Subsequently, the company announced a special dividend of 6 cents.
The Warehouse Group
The Warehouse Group received $ 67.7 million from the plan for 11,000 employees.
The group, which operates The Warehouse, Warehouse Stationery, Noel Leeming and Torpedo7, faced criticism from the unions and Prime Minister Jacinda Ardern, who said she was “angry” at the company for continuing the restructuring and layoffs while obtaining the subsidy. .
Earnings for the current semester are expected to exceed $ 70 million, compared to $ 46.2 million a year earlier.
On Monday, the company announced that it would repay the subsidy.
Harvey Norman
Australia-based retailer Harvey Norman received $ 12.7 million in wage subsidy for 1,850 employees.
At the same time, Harvey Norman reported a year-on-year increase in earnings of nearly 20 percent and an increase in New Zealand sales of more than 28 percent.
For July and August, earnings were up 185.8 percent, Australian shareholders were informed.
The company has not returned the wage subsidy.
Hallenstein Glasson
The owner of the Hallenstein Brothers and Glassons clothing chains received $ 5.18 million in wage subsidies for 866 employees.
In Australia, the company also agreed to payments from Jobseeker, totaling $ 4.98 million.
Hallenstein Glasson posted a net profit after tax of $ 27.8 million in September, down 4.3 percent, but in line with the top of its forecast range published last month.
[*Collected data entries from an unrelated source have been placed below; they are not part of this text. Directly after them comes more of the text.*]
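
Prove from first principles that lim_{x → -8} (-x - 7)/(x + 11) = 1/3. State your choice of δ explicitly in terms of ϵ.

Let ϵ > 0. We want δ > 0 with 0 < |x + 8| < δ ⇒ |(-x - 7)/(x + 11) − (1/3)| < ϵ.
Combining over a common denominator, (-x - 7)/(x + 11) − (1/3) = [(-x - 7)·3 − 1·(x + 11)] / [3·(x + 11)] = -4(x + 8) / (3(x + 11)).
So |(-x - 7)/(x + 11) − (1/3)| = 4|x + 8| / (3·|x + 11|).
Require δ ≤ 3/2, so |x + 11| ≥ |3| − |x + 8| > 3 − 3/2 = 3/2.
Hence |(-x - 7)/(x + 11) − (1/3)| < 4|x + 8|/(3·(3/2)) = (8/9)|x + 8|, which is < ϵ once |x + 8| < (9/8)ϵ.
Take δ = min(3/2, (9/8)ϵ). Then 0 < |x + 8| < δ forces both bounds, so |(-x - 7)/(x + 11) − (1/3)| < ϵ.

δ = min(3/2, (9/8)ϵ)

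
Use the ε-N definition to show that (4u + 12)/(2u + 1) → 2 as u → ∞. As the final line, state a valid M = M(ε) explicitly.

Fix ε > 0. We seek M > 0 such that u > M implies |(4u + 12)/(2u + 1) − 2| < ε.
(4u + 12)/(2u + 1) − 2 = (2(4u + 12) − 4(2u + 1)) / (2(2u + 1)) = 20/(2(2u + 1)).
For u > 0 we have 2u + 1 > 2u, so |(4u + 12)/(2u + 1) − 2| = 20/(2(2u + 1)) < 20/(2·2u) = 5/u.
Thus |(4u + 12)/(2u + 1) − 2| < ε whenever u > 5/ε.
Take M = 5/ε. If u > M then |(4u + 12)/(2u + 1) − 2| < 5/u < ε.

M = 5/ε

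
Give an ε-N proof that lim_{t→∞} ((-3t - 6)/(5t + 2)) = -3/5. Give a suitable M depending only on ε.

M = (24/25)/ε

Let ε > 0 be given. We seek M > 0 such that t > M implies |(-3t - 6)/(5t + 2) + 3/5| < ε.
(-3t - 6)/(5t + 2) + 3/5 = (5(-3t - 6) − (-3)(5t + 2)) / (5(5t + 2)) = -24/(5(5t + 2)).
For t > 0 we have 5t + 2 > 5t, so |(-3t - 6)/(5t + 2) + 3/5| = 24/(5(5t + 2)) < 24/(5·5t) = (24/25)/t.
Thus |(-3t - 6)/(5t + 2) + 3/5| < ε whenever t > (24/25)/ε.
Take M = (24/25)/ε. If t > M then |(-3t - 6)/(5t + 2) + 3/5| < (24/25)/t < ε.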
The fast fashion retailer saw sales rebound after a big drop during the Alert Level 4 lockdown, but said it had no plans to repay the wage subsidies it received.
Michael Hill
Jeweler Michael Hill received $ 2.25 million in salary subsidy for 326 employees, plus $ 1.32 million in salary subsidy extension for 287 employees, a total of $ 3.58 million.
In September, the company reported a net profit after tax of A $ 3.05 million (NZ $ 3.25 million), down 81.5 percent from the previous year.
Michael Hill closed three underperforming stores in New Zealand, five in Australia and one in Canada in May.
In October, the company said it was “cautiously optimistic” heading into its key Christmas trading period.
The jewelry retail chain told shareholders that its profit margin increased by 100 to 200 basis points in its first quarter through Sept. 27, compared to the same period a year earlier, as online sales increased by 129 percent.
Michael Hill International has been contacted for comment on the wage subsidy.
Kathmandu
The Kathmandu outdoor retailer received $ 3.88 million in salary subsidy for 689 employees and $ 2.32 million in salary subsidy extension for 567 employees, a total of $ 6.2 million.
Sales plummeted $ 135 million in Kathmandu’s retail and wholesale business and the company reported a profit of $ 8.9 million in the most recent financial year, down from $ 57.6 million last year.
Kathmandu has been contacted for comment on whether it would consider reimbursing the subsidy.
Farmers
The farmers’ parent company, James Pascoe Group, received $ 2.5 million in salary subsidy for 449 employees, before claiming another $ 464,784 for 443 in salary extension.
The company, owned by Anne and David Norman, is not listed on the NZX and does not publish its annual results. It is unknown how much profit the company made in the last year.